Friday, February 06, 2004

I don't like these shoes, but the popular kids will.

There's a really interesting article up on Slate right now about the concept of electability and the Democratic candidates. Kinsley basically argues that the obsession with a candidate's "electability" means Democrats are voting for the candidate they imagine appeals to the sometimes-Republican swing voters and not the candidates that they believe would make the best President.
Clearly the Democratic mantra of this election, "Get Bush Out at all Costs," forces electability to the fore-front, as it makes electability, as opposed to ideas, principles, charm, the ultimate quality voters, and the party, is looking for.
But it's a bogus quality. Just think about the recent primary season: John Kerry successfully convinces people that he is more "electable" than Howard Dean. He wins, "proving" that he is more electable. But had Iowans voted for the "unelectable" Dean instead, because they might actually prefer him, well who starts to look electable then, by virtue of being elected?

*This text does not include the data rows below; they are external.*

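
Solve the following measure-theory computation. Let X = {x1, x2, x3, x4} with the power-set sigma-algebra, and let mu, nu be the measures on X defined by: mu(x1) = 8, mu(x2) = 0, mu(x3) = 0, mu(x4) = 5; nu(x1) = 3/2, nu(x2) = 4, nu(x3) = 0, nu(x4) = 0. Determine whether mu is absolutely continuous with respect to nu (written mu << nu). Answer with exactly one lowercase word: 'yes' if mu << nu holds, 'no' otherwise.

mu << nu means: every nu-null measurable set is also mu-null; equivalently, for every atom x, if nu({x}) = 0 then mu({x}) = 0.
Checking each atom:
  x1: nu = 3/2 > 0 -> no constraint.
  x2: nu = 4 > 0 -> no constraint.
  x3: nu = 0, mu = 0 -> consistent with mu << nu.
  x4: nu = 0, mu = 5 > 0 -> violates mu << nu.
The atom(s) x4 violate the condition (nu = 0 but mu > 0). Therefore mu is NOT absolutely continuous w.r.t. nu.

no


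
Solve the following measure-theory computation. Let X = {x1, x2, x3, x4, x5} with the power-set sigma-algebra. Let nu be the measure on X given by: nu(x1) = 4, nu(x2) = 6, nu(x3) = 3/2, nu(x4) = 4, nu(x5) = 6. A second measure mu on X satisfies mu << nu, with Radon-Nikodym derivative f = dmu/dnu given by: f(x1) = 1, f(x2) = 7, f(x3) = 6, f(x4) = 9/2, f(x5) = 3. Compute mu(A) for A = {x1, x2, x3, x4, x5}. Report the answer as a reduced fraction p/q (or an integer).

By the defining property of the Radon-Nikodym derivative, for every measurable set A,
  mu(A) = integral_A f dnu.
Since nu is a discrete measure concentrated on the atoms of X, the integral over A reduces to the sum
  mu(A) = sum_{x in A} f(x) * nu({x}).
Computing each term:
  x1: f(x1) * nu(x1) = 1 * 4 = 4.
  x2: f(x2) * nu(x2) = 7 * 6 = 42.
  x3: f(x3) * nu(x3) = 6 * 3/2 = 9.
  x4: f(x4) * nu(x4) = 9/2 * 4 = 18.
  x5: f(x5) * nu(x5) = 3 * 6 = 18.
Summing: mu(A) = 4 + 42 + 9 + 18 + 18 = 91.

91


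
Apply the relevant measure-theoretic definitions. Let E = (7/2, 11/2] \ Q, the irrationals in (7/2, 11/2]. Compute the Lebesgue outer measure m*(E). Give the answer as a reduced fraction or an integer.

The interval I = (7/2, 11/2] has m(I) = 11/2 - 7/2 = 2 (endpoints are measure-zero, so open/closed/half-open agree). Write I = (I cap Q) u (I \ Q). The rationals in I are countable, so m*(I cap Q) = 0 (cover each rational by intervals whose total length is arbitrarily small). By countable subadditivity m*(I) <= m*(I cap Q) + m*(I \ Q), hence m*(I \ Q) >= m(I) = 2. The reverse inequality m*(I \ Q) <= m*(I) = 2 is trivial since (I \ Q) is a subset of I. Therefore m*(I \ Q) = 2.

2


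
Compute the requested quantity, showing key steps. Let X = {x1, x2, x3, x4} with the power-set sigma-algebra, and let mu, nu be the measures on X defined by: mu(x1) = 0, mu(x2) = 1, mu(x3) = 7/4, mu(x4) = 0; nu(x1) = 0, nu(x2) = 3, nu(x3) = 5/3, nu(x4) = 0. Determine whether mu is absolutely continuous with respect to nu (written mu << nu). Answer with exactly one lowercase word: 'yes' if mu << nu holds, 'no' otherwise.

mu << nu means: every nu-null measurable set is also mu-null; equivalently, for every atom x, if nu({x}) = 0 then mu({x}) = 0.
Checking each atom:
  x1: nu = 0, mu = 0 -> consistent with mu << nu.
  x2: nu = 3 > 0 -> no constraint.
  x3: nu = 5/3 > 0 -> no constraint.
  x4: nu = 0, mu = 0 -> consistent with mu << nu.
No atom violates the condition. Therefore mu << nu.

yes


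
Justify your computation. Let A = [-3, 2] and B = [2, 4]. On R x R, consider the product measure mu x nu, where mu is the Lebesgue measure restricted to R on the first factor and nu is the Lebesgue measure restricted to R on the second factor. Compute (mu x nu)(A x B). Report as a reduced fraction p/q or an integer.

For a measurable rectangle A x B, the product measure satisfies
  (mu x nu)(A x B) = mu(A) * nu(B).
  mu(A) = 5.
  nu(B) = 2.
  (mu x nu)(A x B) = 5 * 2 = 10.

10


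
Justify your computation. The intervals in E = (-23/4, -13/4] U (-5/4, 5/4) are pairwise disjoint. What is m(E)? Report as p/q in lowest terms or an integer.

For pairwise disjoint intervals, m(union_i I_i) = sum_i m(I_i),
and m is invariant under swapping open/closed endpoints (single points have measure 0).
So m(E) = sum_i (b_i - a_i).
  I_1 has length -13/4 - (-23/4) = 5/2.
  I_2 has length 5/4 - (-5/4) = 5/2.
Summing:
  m(E) = 5/2 + 5/2 = 5.

5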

The emphasis on electability signifies an enormous insecurity among Democrats about the chances that Americans would ever elect someone running on a legit Democratic platform (and why Dean vs Bush was seen as more of a lost cause than Kerry vs Bush). But Republicans, of whom there are, allegedly, less registered voters, do it all the time. We'd rather court voters on the fence, (who want what? Fiscal conservatism, which at this point anyone running has a better claim to than Bush, or social conservatism, which Bush will always have a better claim to) then try to win an election with a candidate we believed in.
And who are these voters we're trying to cater our candidate to? If we're voting in the primary, and therefore already voting Democrats, does that mean our vote is already counted and therefore irrelevant? And, are we, by prioritizing electability, responsible for rendering our opinion irrelevant compared to the swing voter's?